The magic of OpenGL’s fragment shader texture sampling
I’ve been learning OpenGL ES 2.0, the basis for WebGL. It’s neat how simple they’ve made OpenGL with this specification. Almost everything is done by writing two “shader” functions that run on the GPU: a vertex shader to position some count of coordinates, and a fragment shader to color each pixel in the resulting shape. Simple, yet powerful.
One thing a fragment (≈pixel) shader can do is lookup a color from an input image to use for the output color. This is called texture sampling, and can look something like:
gl_FragColor = texture2D(inputImage, texturePosition);
This causes the color of the current output pixel be the color found at some position in the texture image. The texture can be sampled at a position between two underlying texture pixels, in which case the nearby pixels might be blended by interpolation.
Now, imagine if a fragment shader were using a square texture image that’s 256 pixels wide to get colors for a much smaller amount (say 16×16) of output pixels. To make the blended output values better represent the overall source texture, the texture pixels might actually be averaged to a number of smaller texture images (e.g. 128, 64, 32… pixels wide) and the one closest to the size needed will be used to lookup the resulting pixel value.
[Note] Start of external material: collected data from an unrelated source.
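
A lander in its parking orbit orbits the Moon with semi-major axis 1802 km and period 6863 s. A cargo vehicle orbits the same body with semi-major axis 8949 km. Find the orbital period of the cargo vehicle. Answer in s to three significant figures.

T₂ ≈ 76000 s

Kepler's third law: T² ∝ a³, so T₂ = T₁ (a₂/a₁)^(3/2).
a₂/a₁ = 4.966, (a₂/a₁)^(3/2) = 11.07.
T₂ = 6863 × 11.07 = 75950 s.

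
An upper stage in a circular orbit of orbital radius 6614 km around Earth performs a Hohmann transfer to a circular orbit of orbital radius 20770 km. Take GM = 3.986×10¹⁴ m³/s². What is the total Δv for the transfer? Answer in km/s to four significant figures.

Δv_total ≈ 3.134 km/s

r₁ = 6614 km = 6.614×10⁶ m.
r₂ = 20770 km = 2.077×10⁷ m.
Transfer ellipse a_t = (r₁ + r₂)/2 = 1.369×10⁷ m.
At r₁: circular v_c1 = √(μ/r₁) = 7763 m/s; transfer-perigee v_p = √[μ(2/r₁ − 1/a_t)] = 9561 m/s.
Δv₁ = v_p − v_c1 = 1798 m/s.
At r₂: circular v_c2 = √(μ/r₂) = 4381 m/s; transfer-apogee v_a = √[μ(2/r₂ − 1/a_t)] = 3045 m/s.
Δv₂ = v_c2 − v_a = 1336 m/s.
Total Δv = Δv₁ + Δv₂ = 3134 m/s = 3.134 km/s.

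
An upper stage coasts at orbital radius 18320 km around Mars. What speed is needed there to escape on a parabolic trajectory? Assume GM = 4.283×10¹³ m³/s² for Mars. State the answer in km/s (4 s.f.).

v_esc ≈ 2.162 km/s

r = 18320 km = 1.832×10⁷ m.
Escape speed v_esc = √(2μ/r) = √(2 × 4.283×10¹³ / 1.832×10⁷) = √(4.676×10⁶) = 2162 m/s.
= 2.162 km/s.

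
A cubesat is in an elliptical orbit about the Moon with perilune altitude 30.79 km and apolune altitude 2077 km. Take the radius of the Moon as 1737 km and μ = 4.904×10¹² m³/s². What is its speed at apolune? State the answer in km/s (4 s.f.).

v ≈ 0.9025 km/s

r_p = 1737 + 30.79 = 1767.8 km = 1.7678×10⁶ m.
r_a = 1737 + 2077 = 3814.0 km = 3.8140×10⁶ m.
Semi-major axis a = (r_p + r_a)/2 = 2790.9 km = 2.791×10⁶ m.
Vis-viva: v² = μ(2/r − 1/a) = 4.904×10¹² × (5.244×10⁻⁷ − 3.583×10⁻⁷) = 8.144×10⁵ m²/s².
v = 902.5 m/s = 0.9025 km/s.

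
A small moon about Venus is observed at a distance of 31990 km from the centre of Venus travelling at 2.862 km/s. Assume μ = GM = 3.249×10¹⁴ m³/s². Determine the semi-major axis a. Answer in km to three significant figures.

a ≈ 26800 km

r = 3.199×10⁷ m.
Specific orbital energy ε = v²/2 − μ/r = (2862)²/2 − 3.249×10¹⁴/3.199×10⁷ = -6.061×10⁶ J/kg.
Since ε = −μ/(2a), a = −μ/(2ε) = 2.680×10⁷ m = 26803 km.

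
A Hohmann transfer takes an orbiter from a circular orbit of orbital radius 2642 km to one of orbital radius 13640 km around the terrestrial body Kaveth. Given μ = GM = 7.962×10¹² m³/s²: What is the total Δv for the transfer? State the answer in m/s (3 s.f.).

Δv_total ≈ 840 m/s

r₁ = 2642 km = 2.642×10⁶ m.
r₂ = 13640 km = 1.364×10⁷ m.
Transfer ellipse a_t = (r₁ + r₂)/2 = 8.141×10⁶ m.
At r₁: circular v_c1 = √(μ/r₁) = 1736 m/s; transfer-periapsis v_p = √[μ(2/r₁ − 1/a_t)] = 2247 m/s.
Δv₁ = v_p − v_c1 = 511.1 m/s.
At r₂: circular v_c2 = √(μ/r₂) = 764.0 m/s; transfer-apoapsis v_a = √[μ(2/r₂ − 1/a_t)] = 435.2 m/s.
Δv₂ = v_c2 − v_a = 328.8 m/s.
Total Δv = Δv₁ + Δv₂ = 839.8 m/s.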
What’s strange about this is that the exact same code is used to do the lookup across multiple texture detail levels; the GPU will automatically pick the right size texture reduction to use. But how? The fragment shader just asks the texture sample function about a single position in a texture set, but that doesn’t tell the sampler anything about how “big” a sample is needed! Yet somehow the sampler does its job, using a smaller version from the texture set when appropriate.
To accomplish this strange magic, the GPU uses a really nifty trick. You might also call this trick swell, or even neat-o. This trick, that is so superb, is explained as follows:
We are assuming that the expression is being evaluated in parallel on a SIMD array so that at any given point in time the value of the function is known at the grid points represented by the SIMD array. — some document I found on the Internet
Basically, the fragment shader function gets applied to a block of, say, 4 pixels simultaneously. Example: the GPU is ready to draw pixels at (0,0), (0,1), (1,0) and (1,1) and so it calls the same fragment shader four times with each of those positions. The fragment shaders all do some mathy stuff to decide where they want to sample from, and perhaps they each respectively ask for texture coordinates (0.49, 0.49), (0.49, 0.51), (0.51, 0.49), (0.51, 0.51) — AT THE SAME TIME!
Voilà! Now the GPU isn’t being asked to look up a single position in the texture. It’s got four positions, which it can compare to the pixel locations and see that the four adjacent pixels are coming from texture locations only 0.02 units apart. That’s enough information to pick the correct texture level, based on the rate of change across each of the fragment sampler calls.
But what if we’re feeling subversive and write a fragment shader that only samples the texture if the output pixel falls on a dark square of some checkerboard pattern? Documents on the Internet gotcha covered:
These implicit derivatives will be undefined for texture fetches occuring inside non-uniform control flow or for vertex shader texture fetches, resulting in undefined texels. — spoken by official looking words
One of the first things a programmer should learn is that “undefined” is legal vocabulary for “do you feel lucky, punk?”. (More politely: “we recommend you not cause this situation”.) The OpenGL site has some tips for Avoiding This Subversion of Magic on the Shader language sampler wiki page.